Today, Rosalind Picard is a born-again Christian, and she continues to learn how her love for science and her faith work together. She is Grover M. Hermann Professor of Health Sciences and Technology at MIT, founder and director of the Affective Computing Research Group at the MIT Media Lab, and co-founder of the startups Affectiva and Empatica.
Rosalind was born in Boston, Massachusetts, where she was adopted as an infant. She grew up traveling around the U.S. and sometimes out of the country because of her dad’s engineering job.

“As early as grade school, when I was a voracious reader and a straight-A student, I identified with being smart,” she said. “I believed smart people didn’t need religion. As a result, I declared myself an atheist and dismissed people who believed in God as uneducated.”
Her first experience with God was when she was in high school
She would babysit for a family whose parents she thought were very sharp, and they invited her to go to church with them. Rosalind constantly made excuses every Sunday to avoid going to church until the parents encouraged her to read the Bible, specifically to read Proverbs.
“When I first opened the Bible—this was the King James Version—I expected to find phony miracles, made-up creatures, and assorted gobbledygook,” she said. “To my surprise, Proverbs was full of wisdom. I had to pause while reading and think.”
This was Rosalind’s first time reading the Bible, so she assumed that she was only feeling this way because it was her first time. This made her decide to read the whole Bible to know for sure.
And when she started to feel different again, she thought that it might be her culture that was conditioning her to find Christianity attractive.
“Oh gosh, okay, if this book is influencing me to change my mind toward Christianity or toward belief in God, maybe I should study other world religions,” she said.
And so she did.

“I studied Buddhism, Hinduism, and several other faiths,” she said. “I visited temples, synagogues, mosques and other holy places.”
It was only when she was reconnected with one of her previous classmates, a guy that was very athletic and smart, while she was at Georgia Tech that everything changed for her.
Her previous classmate invited her to church and she decided to actually go this time.
She specifically noticed that once she found a church that helped answer any questions she had about Christianity, her belief in God grew a lot.
“I changed my viewpoint gradually from an atheist to an agnostic to a theist to somebody who actually believed that the historical Jesus and the New Testament, and what’s written about him, was true,” she said.
She noted that things began to actually change in her life when she started putting the things she learned from the Bible into practice.

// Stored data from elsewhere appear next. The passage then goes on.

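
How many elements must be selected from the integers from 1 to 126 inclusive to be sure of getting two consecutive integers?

Partition {1, …, 126} into 63 pairs: {1,2}, {3,4}, …, {125,126}.
Choosing 63 integers — say the 63 even numbers 2, 4, …, 126 — takes one from each pair and avoids the property.
Choosing 64 forces two into the same pair by pigeonhole, and those are consecutive. So 64.

64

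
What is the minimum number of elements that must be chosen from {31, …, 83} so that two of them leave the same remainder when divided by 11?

12

Group the integers by remainder mod 11; there are 11 residue classes, each nonempty in this range.
Choosing one from each class (11 integers) avoids any shared remainder.
One more choice must repeat a class, so two differ by a multiple of 11. Hence 11 + 1 = 12.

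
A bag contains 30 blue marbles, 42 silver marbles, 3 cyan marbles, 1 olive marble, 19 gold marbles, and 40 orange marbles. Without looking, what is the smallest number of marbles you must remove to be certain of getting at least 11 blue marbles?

116

To avoid blue marbles as long as possible, exhaust the other 5 colors first.
The worst case draws every non-blue marble first: 42 + 3 + 1 + 19 + 40 = 105.
The next 11 draws are then forced to be blue, giving 105 + 11 = 116.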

“Actually, the real reason I’m here right now, spending time talking about something like this as opposed to just my research, is because it has made a huge difference in my life,” she said. “Part of the Christian faith is that there’s a gift for everybody in the world, whether you’re raised Christian or Hindu or Muslim or Buddhist or atheist or any of a long list of backgrounds.”

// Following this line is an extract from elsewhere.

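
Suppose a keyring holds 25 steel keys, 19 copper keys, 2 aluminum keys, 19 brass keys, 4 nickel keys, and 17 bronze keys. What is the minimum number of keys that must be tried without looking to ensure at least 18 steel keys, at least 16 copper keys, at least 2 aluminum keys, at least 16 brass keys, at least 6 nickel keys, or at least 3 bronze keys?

55

The worst case stops just short of every target: 17 steel, 15 copper, 1 aluminum, 15 brass, all 4 nickel, 2 bronze — 17 + 15 + 1 + 15 + 4 + 2 = 54 keys.
One more key must push some type to its target, so 54 + 1 = 55.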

Professor Rosalind Picard’s most recent project, through one of her two companies, Empatica, involves researching and testing possible AI smartwatches that can detect seizures. She has mentioned multiple times how much her faith is reflected in her field of work.
“It made a huge difference in my life for the better—a big improvement, so I didn’t realize it needed so much improving at the time,” she said. “Those around me saw the difference, and today it is my source of strength, an amazing source of peace, joy and wisdom.”